CModem

C-Modem is a protocol driver developed by Lavio Pareschi (Rio de Janeiro) in 1989 that works similarly and better than ZMODEM. It just includes a whole new file transfer protocol, built around the idea of crash recovery, easy of use and great performance. C-Modem provides reliable file transmission even in the worst conditions, as it adapts itself immediately to any errors that may occur (even in the so-called 'error free' modems).

Major features of the C-Modem communications protocol include:

Being interrupted by any condition, the file transmitted is saved with the extension file. BAD til the last byte received correctly. In the next connection/transmission, the same will be completed automatically.

Depending on velocity and errors during transmission, as well as line conditions, the size of data-blocks between crc-blocks will freely vary from 32 to 4096 bytes.

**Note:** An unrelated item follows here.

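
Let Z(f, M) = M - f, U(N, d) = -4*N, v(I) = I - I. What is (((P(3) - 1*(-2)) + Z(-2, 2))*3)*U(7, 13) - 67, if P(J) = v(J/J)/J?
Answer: -571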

This reduces the amount of control bytes added to the transmission and minimizes data repetition. The result is an excellent true transfer rate.

The transmitter doesn't stop every block to receive useless answers. The transmitter occurs without pauses between blocks. The receptor only warns when something wrong happens.

While not accurate in terms of bits (it rounded up), the file was accurate in terms of bytes, and would have exactly the same size as the original one as it up/downloaded. To its credit, it did not add bytes to complete blocks of fixed size.